Baitullah Mehsud, a warlord based in the tribal area of Waziristan and the leader of Pakistan's Taliban movement, demanded the military cease its sporadic operations against Taliban groups. The showdown came as the Taliban across the border in Afghanistan have stepped up their campaign against NATO and Afghan forces, exacting greater casualties and launching more daring assaults.
The North West Frontier Province government is led by the secular Awami National Party, which has tried to promote peace talks with militant groups. But in two parts of the province, Swat Valley and Hangu district, it has been forced to call on the army and paramilitary forces to combat local insurgent groups allied to Mr. Mehsud's Tehreek-i-Taliban Pakistan movement.
“We will attack the provincial government and the ANP leaders after five days if they do not quit,” said Maulvi Omar, a spokesman for Mr. Mehsud.
The ANP, which has pacifist roots, was elected in February on an agenda of negotiating a settlement with extremists and has pursued dialogue with Taliban groups. But talk of peace has come up against the hard reality of militants who are willing to give up very little and who demand Islamic law and the retreat of the Pakistani army from their territory as the price for ending hostilities. Mr. Omar accused the provincial government of being “insincere” in the peace talks.
The ANP-led government, which came in with a thumping mandate that rejected the previous administration of hard-line religious parties, made clear that it had no intention of resigning.
“We will not step down [based] on a threat from some individual,” said NWFP government spokesman Iftikhar Hussain. “They are threatening to follow the path of violence, while we believe in peace.”
Separately, the army announced that it would continue operations in Hangu until the militants were driven out.
“This is open war,” predicted Hassan Abbas, a research fellow at Harvard University. “This [ultimatum] will help the provincial government to see things more clearly. They can now take direct action against Baitullah Mehsud because there is a direct threat.”
Mr. Mehsud was reacting to very limited Pakistani army actions. In Hangu, the Pakistani army was forced to step in last week after the Taliban surrounded a police station and later killed 16 paramilitary troops – eight of whom were reportedly executed after capture. In Swat, the army was deployed late last year to tackle a band of extremists who had taken over the scenic valley. And around the provincial capital of Peshawar, the army is flushing out Islamist militants – this time not allied to the Taliban – who were encroaching on the city limits.

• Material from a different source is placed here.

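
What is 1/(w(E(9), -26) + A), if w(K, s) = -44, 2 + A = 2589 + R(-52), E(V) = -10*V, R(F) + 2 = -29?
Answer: 1/2512 ≈ 0.00039809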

There is little doubt about Mr. Mehsud's violent capabilities. His organization is thought to be behind most of the suicide bomb attacks seen in Pakistan over the last year, while his warriors have assumed control of most of the tribal area, the sliver of Pakistani land that lies between NWFP and Afghanistan. For the most part, the Pakistani army and the local paramilitary have not intervened.
It had been thought that Mr. Mehsud was keen to forge a peace deal in Pakistan, to concentrate on fighting in Afghanistan. He is reportedly under pressure from the Afghan Taliban to end his fight with the Pakistani state, which it sees as a distraction from the war in Afghanistan. But Thursday's threat from Mr. Mehsud showed that Pakistan remains in his sights.
“He [Mehsud] believes that now he is strong enough to destabilize a sitting government through violence,” said Khalid Aziz, a former senior bureaucrat in NWFP. “The situation is very explosive.”